July 8, 2010
In naming the mechanical conveyances that carry us under our cities, I far prefer the word subway to underground, metro, ubahn, tube, T. There is a mysticism inherent in subway that does not come through in the others. Sub of course synonymous with “under” but evoking a much more subtle layer of invisibility. Subsonic, subliminal, just beneath the surface. Way: A path, a method of movement, a method of being, a transformation from A->B. A coming to understanding, an invisible transversal, a slicing through the darkness towards comprehension.
This idea requires you to accept that you are traveling through something and that it is vaguely unpleasant: The domain of vermin, alligators, ghosts, aliens, homeless camps, miasma, mutant turtles, terrible disease, supernatural predators, rats, things that lurk with too many legs. This is the realm of forgotten lore, the missing. This might be the hellmouth. The world of the Morlocks.
The British colloquial tube and Paris’ official Métro both negate these feelings of horror by replacing them with something more comforting . And indeed there is something close to homey about those stoic black and white images of families huddled along the tracks in Aldywich tube stop, safe in camaraderie from the Nazi onslaught above, towels draped gamely over the third rail. These are people who take deep comfort in their technology, safety in the depths:
Similarly, engaging a ride on the Métro make one feel positively pneumatic – part of a bright new future circa 1900, speeding through the vanquished darkness ad astra on bright winged steel rollers.
But these are both polite covering of the horror, a gentle turn of the cheek, an application of foundation over the bruise. The interior of subways are everything the tunnels are not. Clean, safe, well lit, bright, carrying people (yes) but also advertisements: news from above ground, promises of life in the sun. Most of all the interior light turning the windows to mirror, inviting you to stare out at yourself.
But when the lights go out, when the bones show, there is nothing pleasant at all.
The same Aldywich line, a different kind of bombing:
But this kind of violation is deliberate and angry, a wrongness wrought from within. What I mean to evoke is not this (although it’s part of it), but rather the sense of outerness. That which comes from noticing that you are being swiftly and efficiently shepherded, as a child who doesn’t fully realize why they must hold their parent’s hand.
Face pressed against the glass as that child would, you are afforded faint glimpses of the world you are being threaded through — mysterious doors, debris, cryptic signage. As an adult this act is slightly embarrassing, requiring you to break the bubble of social convention — to rudely block out the environment that has been so carefully provided for your comfort and convenience, and to do it deliberately. To suggest to your fellow riders that there is something just on the other side of the glass.
And what is there? Waiting for a brush of a fin or a tentacle, a vague disappointment when we arrive and with a slither and hiss and the doors exhale us onto a tiled platform, so formal and civil with its gates of control, perched on the mouth of a rough cut tunnel.
To Be Continued…
What do you think?
Nice! Isn’t there an HP Lovecraft story where ancient alien monsters inhabit Boston’s subway system?
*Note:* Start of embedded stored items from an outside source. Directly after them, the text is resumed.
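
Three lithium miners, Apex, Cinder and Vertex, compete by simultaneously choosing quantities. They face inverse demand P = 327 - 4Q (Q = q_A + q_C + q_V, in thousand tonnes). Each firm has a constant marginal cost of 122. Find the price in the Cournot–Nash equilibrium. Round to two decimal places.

173.25

A representative firm's profit is π_i = q_i(327 - 4Q) - 122q_i.
Setting ∂π_i/∂q_i = 0 with rivals' quantities fixed: 205 - 8q_i - 4·Σ_{j≠i} q_j = 0.
With identical firms every q_j equals q_i, so Σ_{j≠i} q_j = 2q_i and 205 = 16q_i, giving q_i = 205/16.
Total output Q = 615/16, so price P = 327 - 4·(615/16) = 693/4.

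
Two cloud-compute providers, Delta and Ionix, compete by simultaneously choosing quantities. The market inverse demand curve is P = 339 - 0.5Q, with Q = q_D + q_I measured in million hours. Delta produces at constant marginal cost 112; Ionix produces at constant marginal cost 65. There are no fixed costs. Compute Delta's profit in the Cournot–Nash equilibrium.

7200

Delta's profit: π_D = (339 - 0.5Q)q_D - (112q_D). Setting ∂π_D/∂q_D = 0: 227 - q_D - (1/2)(q_I) = 0.
Ionix's profit: π_I = (339 - 0.5Q)q_I - (65q_I). Setting ∂π_I/∂q_I = 0: 274 - q_I - (1/2)(q_D) = 0.
Best responses: q_D = (227 - (1/2)q_I), q_I = (274 - (1/2)q_D).
Substituting one into the other gives q_D = 120 and q_I = 214.
Price P = 339 - (1/2)·334 = 172.
Delta's profit: (172 - 112)·120 = 7200.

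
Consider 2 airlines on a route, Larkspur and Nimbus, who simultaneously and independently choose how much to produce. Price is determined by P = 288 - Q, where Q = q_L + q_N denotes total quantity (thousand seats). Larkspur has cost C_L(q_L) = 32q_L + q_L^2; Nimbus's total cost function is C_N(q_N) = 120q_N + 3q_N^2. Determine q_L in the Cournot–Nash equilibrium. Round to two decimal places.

Larkspur's profit: π_L = (288 - Q)q_L - (32q_L + q_L²). Setting ∂π_L/∂q_L = 0: 256 - 4q_L - (q_N) = 0.
Nimbus's profit: π_N = (288 - Q)q_N - (120q_N + 3q_N²). Setting ∂π_N/∂q_N = 0: 168 - 8q_N - (q_L) = 0.
Rearranging gives the reaction functions q_L = (256 - q_N)/4 and q_N = (168 - q_L)/8.
Solving the pair: q_L = 1880/31, q_N = 416/31.

60.65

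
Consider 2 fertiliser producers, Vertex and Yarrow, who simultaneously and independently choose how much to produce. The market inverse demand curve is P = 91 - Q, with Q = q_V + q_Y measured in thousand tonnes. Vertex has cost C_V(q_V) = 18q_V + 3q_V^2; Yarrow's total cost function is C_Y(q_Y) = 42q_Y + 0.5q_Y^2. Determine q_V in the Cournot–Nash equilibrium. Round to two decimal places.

Vertex's profit: π_V = (91 - Q)q_V - (18q_V + 3q_V²). Setting ∂π_V/∂q_V = 0: 73 - 8q_V - (q_Y) = 0.
Yarrow's first-order condition: 49 - 3q_Y - (q_V) = 0.
So q_V = (73 - q_Y)/8 and q_Y = (49 - q_V)/3.
Substituting one into the other gives q_V = 170/23 and q_Y = 319/23.

7.39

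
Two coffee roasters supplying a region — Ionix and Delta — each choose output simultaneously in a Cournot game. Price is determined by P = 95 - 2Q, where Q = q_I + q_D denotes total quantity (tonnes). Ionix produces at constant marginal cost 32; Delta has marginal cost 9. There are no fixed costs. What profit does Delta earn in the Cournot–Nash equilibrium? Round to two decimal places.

660.06

Ionix's profit: π_I = (95 - 2Q)q_I - (32q_I). Setting ∂π_I/∂q_I = 0: 63 - 4q_I - 2(q_D) = 0.
Delta's profit: π_D = (95 - 2Q)q_D - (9q_D). Setting ∂π_D/∂q_D = 0: 86 - 4q_D - 2(q_I) = 0.
Rearranging gives the reaction functions q_I = (63 - 2q_D)/4 and q_D = (86 - 2q_I)/4.
Substituting one into the other gives q_I = 20/3 and q_D = 109/6.
Price P = 95 - 2·(149/6) = 136/3.
Delta's profit: (136/3 - 9)·(109/6) = 660.0556.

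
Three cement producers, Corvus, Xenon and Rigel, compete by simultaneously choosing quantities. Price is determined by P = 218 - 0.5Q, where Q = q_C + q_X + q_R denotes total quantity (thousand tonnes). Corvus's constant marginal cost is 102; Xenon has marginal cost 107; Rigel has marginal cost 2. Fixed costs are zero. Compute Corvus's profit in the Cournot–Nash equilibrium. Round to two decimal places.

55.13

Corvus's profit: π_C = (218 - 0.5Q)q_C - (102q_C). Setting ∂π_C/∂q_C = 0: 116 - q_C - (1/2)(q_X + q_R) = 0.
Xenon's profit: π_X = (218 - 0.5Q)q_X - (107q_X). Setting ∂π_X/∂q_X = 0: 111 - q_X - (1/2)(q_C + q_R) = 0.
Rigel's first-order condition: 216 - q_R - (1/2)(q_C + q_X) = 0.
Summing all 3 equations gives 443 − 2Q = 0, hence Q = 443/2.
Back-substituting: q_C = (116 − 443/4)/(1/2) = 21/2, q_X = (111 − 443/4)/(1/2) = 1/2, q_R = (216 − 443/4)/(1/2) = 421/2.
Price P = 218 - (1/2)·(443/2) = 429/4.
Corvus's profit: (429/4 - 102)·(21/2) = 441/8.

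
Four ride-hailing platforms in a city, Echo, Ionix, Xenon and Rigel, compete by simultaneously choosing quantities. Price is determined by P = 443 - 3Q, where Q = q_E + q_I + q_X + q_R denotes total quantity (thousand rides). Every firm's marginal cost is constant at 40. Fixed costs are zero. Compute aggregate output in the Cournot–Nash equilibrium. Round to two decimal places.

107.47

Each firm earns π_i = (443 - 3Q)q_i - 40q_i.
Setting ∂π_i/∂q_i = 0 with rivals' quantities fixed: 403 - 6q_i - 3·Σ_{j≠i} q_j = 0.
By symmetry each firm produces the same amount; substituting Σ_{j≠i} q_j = 3q_i yields q_i = 403/15.
Total output Q = 403/15 + 403/15 + 403/15 + 403/15 = 1612/15.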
*Most curious, indeed. Next stop, Hob’s End:
And what can be said about Montreal’s subways, a place that you’ve no doubt experienced? With the artificially-pleasant announcements for the next station, which acts as an authority on the exactly-proper pronounciation of each station name… it really does feel like staring out the window puts you in another world.
I’m a fan of Lisa Goldstein’s Dark Cities Underground, where Egyptian gods access the underworld at the Colma BART stop.
We never rode the New York subways in the eighties- any memory of them I have from movies, like Beat Street and Turk 182. They would be covered in graffiti inside and out- as some kind of signifier of how dangerous their ridership could be.
Over the years the MTA instituted anti-graffiti campaigns that used technology and the police to crack down. Anti-graf paints prevented spray paint and marker tags from remaining in place for very long- so scratchiti was the replacement for marking one’s territory.
Now the new trains are all stainless steel, plastic and new scratch-proof safety glass. But is it safer to ride just because the ride is smoother (with air bag technology) or a tag-proof look?
Every once in a while I hear of a murder on the train. It isn’t on the elevated parts of the inner city where all those great shots of tagged up trains were got from those great eighties movies; the murders usually take place in the early evening, below Manhattan’s affluent west side. Talk about ‘nested hierarchies.’
I don’t know about that Lovecraft story, although I would love to read it if it is. I also haven’t heard of Dark Cities Underground, but I just ordered it along with Un Lun Dun on a friend’s recommendation.
As for Montreal, it may yet appear in part II of this particular narrative! Montreal has a flavor that is utterly different than any other subway I’ve experienced, a foreboding that comes from that fact that every other subway I know deposits you above ground when you leave the station. Montreal’s underground city is something else entirely… like wandering inside a sleeping creature.